Encontrado Corpo de Letícia, Funcionária do MEC Desaparecida Desde Sexta

27/08/2019

 

Letícia Sousa Curado, advogada e funcionária terceirizada do MEC estava desaparecida desde a última sexta-feira, 23 de agosto, quando saiu de casa, por volta das 7:30h da manhã e não voltou mais.

 

Segundo o marido, Kaio Fonseca, Letícia voltou em casa para pegar com ele R$5,00 trocado, pois estava atrasada e devido a essa atitude, acredita-se que ela estava disposta a pegar um transporte pirata. E essa é a linha de investigação da polícia. Acredita-se que o cozinheiro Marinésio dos Santos Olinto, 41 anos, preso na madrugada de domingo (25/08) como suspeito, tenha oferecido carona para convencer Letícia a entrar no carro.

 

De acordo com fontes policiais, o suspeito levou os investigadores ao local do crime na tarde de segunda-feira, 26 de agosto. O cadáver estaria dentro de uma manilha perto da fábrica de sementes Pioneer, na DF-250. À PCDF, Marinésio teria dito que conhecia a vítima de vista. Relatou ter parado no ponto de ônibus e oferecido carona para a jovem até a rodoviária do Paranoá. Ela teria aceitado e, no caminho, o homem teria assediado Letícia, que recusou a investida.

 

Marinésio, então, teria esganado a funcionária do MEC até a morte e desovado o corpo dela em manilha situada às margens de uma estrada que fica na região do Vale do Amanhecer, em Planaltina. Após matar a mulher, confessou ter furtado os pertences pessoais de Letícia, segundo fontes da PCDF.

 

Ao abordar o suspeito em via pública, que estava em uma Blazer prata, placa JFZ 3420-DF, os policiais encontraram, no porta-luvas do carro, uma bolsa, com fichário e material escolar, além de um relógio, objetos pessoais de Letícia.

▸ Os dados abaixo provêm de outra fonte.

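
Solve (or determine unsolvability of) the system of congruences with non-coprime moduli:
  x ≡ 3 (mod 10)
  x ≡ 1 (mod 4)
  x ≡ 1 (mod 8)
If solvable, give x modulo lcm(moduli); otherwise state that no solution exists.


Moduli 10, 4, 8 are not pairwise coprime, so CRT works modulo lcm(m_i) when all pairwise compatibility conditions hold.
Pairwise compatibility: gcd(m_i, m_j) must divide a_i - a_j for every pair.
Merge one congruence at a time:
  Start: x ≡ 3 (mod 10).
  Combine with x ≡ 1 (mod 4): gcd(10, 4) = 2; 1 - 3 = -2, which IS divisible by 2, so compatible.
    Write x = 3 + 10·t and substitute into x ≡ 1 (mod 4): 10·t ≡ 1 − 3 = -2 (mod 4).
    Divide the congruence (and modulus) by g = 2: 5·t ≡ -1 (mod 2).
    Reduce coefficients mod 2: 1·t ≡ 1 (mod 2).
    So t ≡ 1 (mod 2).
    Then x = 3 + 10·1 = 13, valid modulo lcm(10, 4) = 20: x ≡ 13 (mod 20).
  Combine with x ≡ 1 (mod 8): gcd(20, 8) = 4; 1 - 13 = -12, which IS divisible by 4, so compatible.
    Write x = 13 + 20·t and substitute into x ≡ 1 (mod 8): 20·t ≡ 1 − 13 = -12 (mod 8).
    Divide the congruence (and modulus) by g = 4: 5·t ≡ -3 (mod 2).
    Reduce coefficients mod 2: 1·t ≡ 1 (mod 2).
    So t ≡ 1 (mod 2).
    Then x = 13 + 20·1 = 33, valid modulo lcm(20, 8) = 40: x ≡ 33 (mod 40).
Verify: 33 mod 10 = 3, 33 mod 4 = 1, 33 mod 8 = 1.

x ≡ 33 (mod 40).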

O celular da advogada estava atrás do banco do veículo. O cozinheiro afirmou, a princípio, que os itens encontrados foram comprados por ele.

 

 No carro do suspeito, a polícia encontrou uma nota de R$ 5, o mesmo valor que Letícia pegou com o marido antes de seguir até a parada de ônibus. A última localização do celular da vítima foi na casa do acusado, próximo ao Arapoanga.

 

O Suspeito

O cozinheiro Marinésio dos Santos Olinto era o único suspeito nas investigações sobre o desaparecimento de Letícia. Por isso, foi decretada a prisão temporária dele por um prazo inicial de 30 dias. 

 

Na tarde do dia 26 de agosto, Marinésio confessou ter matado Letícia por estrangulamento, para que a vítima parasse de gritar por socorro. E levou os policiais até o local onde havia escondido o corpo. Contudo, Marinésio confessou, ainda, um outro assassinato, de Genir Pereira de Sousa, de 47 anos. A empregada doméstica desapareceu no dia 2 de junho e o corpo dela foi encontrado dez dias depois. 

 

A informação foi confirmada pela delegada Jane Klébia, da 6ª Delegacia de Polícia (Paranoá), que investiga a morte de Genir. O corpo dela foi localizado em uma região entre Planaltina e o Paranoá.

 

Isso não é tudo, Marinésio ainda foi reconhecido por uma outra vítima, uma mulher de 23 anos, que conseguiu escapar, ela disse que o reconheceu – e ao carro dele – depois que viu imagens, por causa da morte de Letícia. 

 

Durante a tarde de segunda-feira a mulher procurou a delegacia para denunciar Marinésio dos Santos Olinto.  Ela contou que foi abordada pelo suspeito no dia 11 de agosto. Segundo a Polícia Civil, a vítima contou que voltava do trabalho por volta de 21h30, quando Marinésio se apresentou como "motorista de transporte pirata".

 

Segundo o delegado Fabrício Augusto Paiva, da 31ª Delegacia de Planaltina, o suspeito repetiu a conduta adotada com Letícia e Genir. No meio do caminho, ele teria assediado a vítima sexualmente. Ele falou para a vítima que a levaria ao Morro da Capelinha.

 

A jovem disse que conseguiu abrir a porta do carro e pulou, com o veículo em movimento.

 

A comoção com o caso de Letícia foi total. Toda a população do DF se chocou com o caso e se compadeceu com a dor da família, desde antes da descoberta do assassinato. Agora todos aguardam o desfecho que será dado pela justiça.